Banpo Village, Xi'an, China
Assentamento de Banpo, Xi'an, China
Ian Armstrong (CC BY-SA)

Classes Sociais, Roupas e Adornos

Acredita-se que a seda tenha sido inventada c. 2696 a.C., que foi quando a deusa Leizu, esposa do deus supremo Shangti, estava tomando chá e um casulo caiu em seu copo. Ela percebeu que, ao se desenrolar, o casulo era feito de uma só linha, então passou a plantar amoreiras para que bichos-da-seda pudessem tecer sua teia e produzir seda. Os nobres e a realeza eram as únicas pessoas que podiam usar seda. Aqueles que costuravam as roupas, e até mesmo os mercadores que as vendiam, eram proibidos de usá-las. A maior parte da população da China usava roupas feitas de cânhamo.

Remover publicidades
Publicidade

As mulheres usavam túnicas longas que iam até seus tornozelos, com um laço em volta de suas cinturas; as túnicas masculinas eram menores e iam apenas até os seus joelhos, às vezes, eles usavam calças e botas ou sandálias de tecido. Em épocas mais frias, costumavam usar uma jaqueta grossa e forrada, feita de cânhamo. Mulheres chinesas costuravam a imagem de um tigre nas roupas de suas crianças, como um símbolo para proteção. O tigre era reconhecido como o rei das feras e acreditava-se que sua imagem era capaz de proteger do mal. Às vezes, as mães costuravam imagens de sapos ou cobras nas roupas, junto ao tigre, para adicionar mais proteção contra o perigo.
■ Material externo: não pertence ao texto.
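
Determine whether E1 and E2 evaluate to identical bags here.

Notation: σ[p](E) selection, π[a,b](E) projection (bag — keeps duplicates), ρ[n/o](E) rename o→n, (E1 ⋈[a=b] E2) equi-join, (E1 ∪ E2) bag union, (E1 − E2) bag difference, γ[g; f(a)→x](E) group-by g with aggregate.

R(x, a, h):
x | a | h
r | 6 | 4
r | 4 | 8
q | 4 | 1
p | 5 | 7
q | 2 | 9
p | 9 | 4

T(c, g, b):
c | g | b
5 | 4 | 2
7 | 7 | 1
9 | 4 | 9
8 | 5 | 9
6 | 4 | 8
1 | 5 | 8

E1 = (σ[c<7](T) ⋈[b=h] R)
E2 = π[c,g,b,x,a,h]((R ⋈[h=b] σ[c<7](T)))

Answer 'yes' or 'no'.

E1 subexpression sizes:
  T → 6
  σ[c<7](T) → 3
  R → 6
  (σ[c<7](T) ⋈[b=h] R) → 2
E2 subexpression sizes:
  R → 6
  T → 6
  σ[c<7](T) → 3
  (R ⋈[h=b] σ[c<7](T)) → 2
  π[c,g,b,x,a,h]((R ⋈[h=b] σ[c<7](T))) → 2

E1 and E2 produce the same multiset:
c | g | b | x | a | h
1 | 5 | 8 | r | 4 | 8
6 | 4 | 8 | r | 4 | 8

yes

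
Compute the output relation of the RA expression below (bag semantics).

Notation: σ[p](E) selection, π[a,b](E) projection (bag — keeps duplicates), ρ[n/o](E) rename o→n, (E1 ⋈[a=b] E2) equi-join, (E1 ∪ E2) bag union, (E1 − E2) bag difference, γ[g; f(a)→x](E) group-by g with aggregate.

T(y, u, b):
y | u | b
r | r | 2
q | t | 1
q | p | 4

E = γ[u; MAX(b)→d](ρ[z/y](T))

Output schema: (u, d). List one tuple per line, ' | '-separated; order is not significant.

Per-node cardinality:
  T → 3
  ρ[z/y](T) → 3
  γ[u; MAX(b)→d](ρ[z/y](T)) → 3

== RESULT ==
u | d
p | 4
r | 2
t | 1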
Essa prática alcançou as classes mais altas, então dragões e tigres passaram a ser bordados na seda com o mesmo propósito. Na Dinastia Sui (589–618 d.C.), o imperador decretou, por haver muita semelhança entre o que os camponeses e o que os nobres vestiam (mesmo que apenas os nobres pudessem usar seda), uma lei que obrigava todos os camponeses a usar roupas azuis ou pretas; apenas os ricos podiam usar roupas coloridas.

Remover publicidades
Publicidade

As classes sociais eram determinadas desde o nascimento. Se o pai era camponês, o filho também seria. A divisão social entre a corte, nobres, mercadores (donos de negócios) e camponeses se aprofundou com a invenção da escrita; as pessoas passaram a ser divididas em uma classe alta letrada e uma classe de camponeses analfabetos. A Dinastia Han (202 a.C.–220 d.C.) incentivou a educação entre os homens como parte dos ideais confucianos e deu início às provas para a ocupação de cargos públicos, que possibilitava a ascensão de classes mais baixas. Um camponês letrado poderia ascender ao nível de um burocrata se passasse na prova.

A partir da Dinastia Han, as pessoas podiam melhorar sua condição social ao passar nessas provas imperiais e trabalhar para o governo, mas era muito difícil passar nessas provas. Não era apenas necessário ser letrado, mas também quase ter memorizado os nove livros (conhecidos como Os Cinco Clássicos e os Quatro Livros) para responder às perguntas referente a eles.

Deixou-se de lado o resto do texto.